The Cineplex Odeon Corp., a Canadian company that has rapidly become one of the largest operators of movie theaters in the United States, is embroiled in a nasty fight over both control of the company and whether its accounting is fair and accurate.
In a highly unusual development, a director of the company told a Canadian court that several members of the board had been "extremely critical" of the company's accounting practices.The director, Charles S. Paul, did not provide details and has since kept quiet.
Paul is a vice president of MCA Inc., the entertainment giant that controls nearly half of Cineplex's stock but is barred by Canadian law from exercising control.
For its part, Cineplex, which runs the second-largest theater chain in the United States, is refusing to discuss its accounting.
The controversy and questions of Quebec securities law have stalled a management-led group's plan to buy out the largest Canadian shareholding group, led by the Bronfman family of Montreal, which controls the Seagram Co.
If that purchase is completed, as management hopes, it would give Cineplex's chairman, Garth H. Drabinsky, and its vice chairman, Myron I. Gottlieb, control over 38 percent of the common stock, excluding the MCA shares. They would also gain control of the board.
The dispute has damaged Cineplex shares, which are traded in Toronto and on the New York Stock Exchange.
With investors growing more nervous over the failure of both MCA and Cineplex management to discuss the accounting question publicly, the shares have fallen to $13.25 in New York, from above $15 when Paul leveled his attack.
Some of the harshest criticism of Cineplex's accounting has come from Irving Kellogg, a Los Angeles accountant whose firm, Kellogg Associates, publishes reports on what it deems poor accounting practices.
"They have pursued aggressive accounting, with which we disagree," he said, adding that in his opinion Cineplex's accounting was not consistent with generally accepted principles.
The company's annual report was audited by Thorne Ernst & Whinney, a leading accounting firm.
David Taylor, the firm's partner in charge of the Cineplex Odeon account, said, "We strongly stand behind our opinion" that the audit was proper. He said it would be improper to discuss the company, and a spokeswoman for Cineplex said the company would not answer questions about its accounting.
Cineplex gets most of its revenues from the United States and reports its results in American dollars.
Last year, it reported net income of $40.4 million, or 85 cents a share, up from $34.6 million, or 81 cents a share, in 1987.
But a gain on the sale of a stake in a subsidiary came to $47 million, so without it the company would have reported a loss. Kellogg asserted that the profit should not have been included in operating income.

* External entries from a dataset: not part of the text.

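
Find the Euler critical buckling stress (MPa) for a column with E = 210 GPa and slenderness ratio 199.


sigma_cr = pi^2 * E / lambda^2
= 9.8696 * 210000.0 / 199^2
= 9.8696 * 210000.0 / 39601
= 52.3375 MPa

52.3375 MPa


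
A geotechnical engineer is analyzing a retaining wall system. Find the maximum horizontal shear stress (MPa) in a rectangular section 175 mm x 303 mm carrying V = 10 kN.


A = b * h = 175 * 303 = 53025 mm^2
V = 10 kN = 10000.0 N
tau_max = 1.5 * V / A = 1.5 * 10000.0 / 53025
= 0.2829 MPa

0.2829 MPa


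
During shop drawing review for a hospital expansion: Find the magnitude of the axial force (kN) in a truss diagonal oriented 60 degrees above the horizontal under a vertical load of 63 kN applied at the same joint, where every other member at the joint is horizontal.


At the joint, only the diagonal has a vertical component, so vertical equilibrium gives:
F * sin(60) = 63
F = 63 / sin(60)
= 63 / 0.866025
= 72.75 kN

72.75 kN


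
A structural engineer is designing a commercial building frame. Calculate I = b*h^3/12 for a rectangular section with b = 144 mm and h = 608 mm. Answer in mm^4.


I = b * h^3 / 12
= 144 * 608^3 / 12
= 144 * 224755712 / 12
= 2697068544.0 mm^4

2697068544.0 mm^4


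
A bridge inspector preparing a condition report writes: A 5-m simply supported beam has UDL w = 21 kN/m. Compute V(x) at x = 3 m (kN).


R_A = w * L / 2 = 21 * 5 / 2 = 52.5 kN
V(x) = R_A - w * x = 52.5 - 21 * 3
= -10.5 kN

-10.5 kN


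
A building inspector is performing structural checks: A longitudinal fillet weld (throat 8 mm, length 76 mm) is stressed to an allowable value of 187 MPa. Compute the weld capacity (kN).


Strength = throat * length * allowable stress
= 8 * 76 * 187 N
= 113696 N
= 113.7 kN

113.7 kN


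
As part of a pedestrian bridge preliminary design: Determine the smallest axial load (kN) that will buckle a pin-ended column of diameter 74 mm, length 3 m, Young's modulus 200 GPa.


I = pi * d^4 / 64 = 1471962.61 mm^4
L = 3000.0 mm
P_cr = pi^2 * E * I / L^2
= 9.8696 * 200000.0 * 1471962.61 / 3000.0^2
= 322837.53 N = 322.8375 kN

322.8375 kN


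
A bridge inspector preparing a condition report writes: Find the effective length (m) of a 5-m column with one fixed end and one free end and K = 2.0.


L_eff = K * L
= 2.0 * 5
= 10.0 m

10.0 m


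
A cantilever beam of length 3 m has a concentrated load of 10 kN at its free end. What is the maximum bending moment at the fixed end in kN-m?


For a cantilever with a point load at the free end:
M_max = P * L = 10 * 3 = 30 kN-m

30 kN-m


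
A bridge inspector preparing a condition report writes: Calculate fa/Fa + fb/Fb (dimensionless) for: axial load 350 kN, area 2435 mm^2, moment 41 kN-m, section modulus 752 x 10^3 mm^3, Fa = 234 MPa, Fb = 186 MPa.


f_a = P / A = 350000.0 / 2435 = 143.7372 MPa
f_b = M / S = 41000000.0 / 752000.0 = 54.5213 MPa
Ratio = f_a / Fa + f_b / Fb
= 143.7372 / 234 + 54.5213 / 186
= 0.9074 (dimensionless)

0.9074 (dimensionless)


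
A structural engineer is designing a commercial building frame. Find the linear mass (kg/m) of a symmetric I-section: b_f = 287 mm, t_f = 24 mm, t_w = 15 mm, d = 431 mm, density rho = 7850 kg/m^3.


A_flanges = 2 * 287 * 24 = 13776 mm^2
A_web = (431 - 2 * 24) * 15 = 5745 mm^2
A_total = 13776 + 5745 = 19521 mm^2 = 0.019521 m^2
Weight = rho * A = 7850 * 0.019521 = 153.2398 kg/m

153.2398 kg/m


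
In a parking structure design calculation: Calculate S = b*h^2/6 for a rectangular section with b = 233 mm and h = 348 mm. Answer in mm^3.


S = b * h^2 / 6
= 233 * 348^2 / 6
= 233 * 121104 / 6
= 4702872.0 mm^3

4702872.0 mm^3


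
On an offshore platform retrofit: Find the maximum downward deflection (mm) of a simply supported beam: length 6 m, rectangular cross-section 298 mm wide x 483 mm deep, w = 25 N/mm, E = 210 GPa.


I = 298 * 483^3 / 12 = 2798184910.5 mm^4
L = 6000.0 mm, w = 25 N/mm, E = 210000.0 MPa
delta = 5 * w * L^4 / (384 * E * I)
= 5 * 25 * 6000.0^4 / (384 * 210000.0 * 2798184910.5)
= 0.7179 mm

0.7179 mm


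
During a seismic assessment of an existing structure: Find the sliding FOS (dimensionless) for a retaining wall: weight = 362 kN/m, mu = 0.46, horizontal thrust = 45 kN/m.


Resisting force = mu * W = 0.46 * 362 = 166.52 kN/m
FOS = Resisting / Driving = 166.52 / 45
= 3.7004 (dimensionless)

3.7004 (dimensionless)


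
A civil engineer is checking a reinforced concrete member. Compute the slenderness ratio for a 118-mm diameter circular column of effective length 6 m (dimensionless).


Radius of gyration r = d / 4 = 118 / 4 = 29.5 mm
L_eff = 6000.0 mm
Slenderness ratio = L / r = 6000.0 / 29.5 = 203.39 (dimensionless)

203.39 (dimensionless)


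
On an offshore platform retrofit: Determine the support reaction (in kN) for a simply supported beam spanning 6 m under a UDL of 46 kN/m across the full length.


Total load = w * L = 46 * 6 = 276 kN
By symmetry, each reaction R = total / 2 = 276 / 2 = 138.0 kN

138.0 kN


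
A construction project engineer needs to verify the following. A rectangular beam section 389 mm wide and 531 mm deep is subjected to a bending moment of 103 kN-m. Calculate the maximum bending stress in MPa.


I = b * h^3 / 12 = 389 * 531^3 / 12 = 4853465183.25 mm^4
y = h / 2 = 531 / 2 = 265.5 mm
M = 103 kN-m = 103000000.0 N-mm
sigma = M * y / I = 103000000.0 * 265.5 / 4853465183.25
= 5.63 MPa

5.63 MPa


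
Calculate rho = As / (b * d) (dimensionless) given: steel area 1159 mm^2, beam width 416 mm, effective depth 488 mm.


rho = As / (b * d)
= 1159 / (416 * 488)
= 1159 / 203008
= 0.005709 (dimensionless)

0.005709 (dimensionless)


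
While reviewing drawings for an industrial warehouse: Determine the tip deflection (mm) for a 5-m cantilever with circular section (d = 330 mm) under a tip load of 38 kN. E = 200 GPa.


I = pi * d^4 / 64 = pi * 330^4 / 64 = 582137609.58 mm^4
L = 5000.0 mm, P = 38000.0 N, E = 200000.0 MPa
delta = P * L^3 / (3 * E * I)
= 38000.0 * 5000.0^3 / (3 * 200000.0 * 582137609.58)
= 13.5993 mm

13.5993 mm


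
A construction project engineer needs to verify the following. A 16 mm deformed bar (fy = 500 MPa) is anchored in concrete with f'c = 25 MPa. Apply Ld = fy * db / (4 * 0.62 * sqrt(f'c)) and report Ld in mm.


Ld = (fy * db) / (4 * 0.62 * sqrt(f'c))
= (500 * 16) / (4 * 0.62 * sqrt(25))
= 8000 / 12.4
= 645.16 mm

645.16 mm


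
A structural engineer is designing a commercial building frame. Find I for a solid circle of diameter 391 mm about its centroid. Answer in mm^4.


r = d / 2 = 391 / 2 = 195.5 mm
I = pi * r^4 / 4 = pi * 195.5^4 / 4
= 1147299827.52 mm^4

1147299827.52 mm^4


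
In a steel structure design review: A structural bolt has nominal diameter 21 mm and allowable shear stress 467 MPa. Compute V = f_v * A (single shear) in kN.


A = pi * d^2 / 4 = pi * 21^2 / 4 = 346.3606 mm^2
V = f_v * A / 1000 = 467 * 346.3606 / 1000
= 161.7504 kN

161.7504 kN


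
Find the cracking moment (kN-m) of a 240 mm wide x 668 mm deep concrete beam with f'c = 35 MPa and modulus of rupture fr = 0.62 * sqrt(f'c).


fr = 0.62 * sqrt(35) = 0.62 * 5.9161 = 3.668 MPa
I = 240 * 668^3 / 12 = 5961552640.0 mm^4
y_t = 334.0 mm
M_cr = fr * I / y_t = 3.668 * 5961552640.0 / 334.0 N-mm
= 65.4694 kN-m

65.4694 kN-m


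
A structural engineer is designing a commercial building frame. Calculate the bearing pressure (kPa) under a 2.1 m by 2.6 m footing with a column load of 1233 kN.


A = 2.1 * 2.6 = 5.46 m^2
q = P / A = 1233 / 5.46
= 225.8242 kPa

225.8242 kPa


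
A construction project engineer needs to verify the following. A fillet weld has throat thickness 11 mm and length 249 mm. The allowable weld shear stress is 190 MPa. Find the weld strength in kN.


Strength = throat * length * allowable stress
= 11 * 249 * 190 N
= 520410 N
= 520.41 kN

520.41 kN


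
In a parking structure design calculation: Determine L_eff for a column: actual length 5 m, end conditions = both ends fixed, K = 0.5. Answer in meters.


L_eff = K * L
= 0.5 * 5
= 2.5 m

2.5 m


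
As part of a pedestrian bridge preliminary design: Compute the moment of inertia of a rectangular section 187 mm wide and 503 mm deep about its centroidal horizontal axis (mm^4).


I = b * h^3 / 12
= 187 * 503^3 / 12
= 187 * 127263527 / 12
= 1983189962.42 mm^4

1983189962.42 mm^4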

Cineplex also reported that it suffered operating losses of $4 million on theaters it plans to sell. It did not include those losses in its overall results, however, instead choosing to capitalize them.
That treatment, which involves increasing the book value of the theaters, will reduce the eventual capital gain, or increase the capital loss, to be reported when it sells them. Kellogg also challenged that accounting.
An issue cited by two Toronto analysts, who asked not to be quoted by name, involves the depreciation of "leasehold improvements" to the theaters Cineplex leases, which covers most of them.
When it installs improvements like new seats, carpets or concession stands, its policy is to capitalize the cost and write it off over the life of the lease, plus the maximum renewal option. In practice, that appears to mean about 25 years.
The analysts said they considered that overly aggressive because the useful life of the assets was far shorter.
"When was the last time you were in a theater that hadn't been refurbished for 25 years?" asked one. If the company used a shorter period, it would report lower profits.
For Drabinsky, who began Cineplex Odeon a decade ago, the furor comes at a time when he appears to be cementing his control.
If the planned sale of the Bronfman stake goes through, he and Gottlieb will control the votes of those shares for the next two years, although most of the shares will be owned by other investors.
In June the two were forced to sell a large part of their holdings to pay debts when the share price plunged to $8.
The chairman of Cineplex's audit committee, Jack Richer, is a Montreal accountant chosen by the Bronfman group.
It was he who was cited by Paul as the source of the information that alarmed him, but neither man is now willing to speak publicly about the situation.
One analyst who is bullish on the stock, Margaret Stahl of Wood Gundy, points to the men in the group buying the Bronfman stake at about $14.75 a share as being sophisticated investors.
Other analysts, who are not bullish, note that another large holder, David Fingold, sold his stock and left the board earlier this year, and that the Bronfmans are now following.
"It's not clear that the smart money is getting in," one analyst said.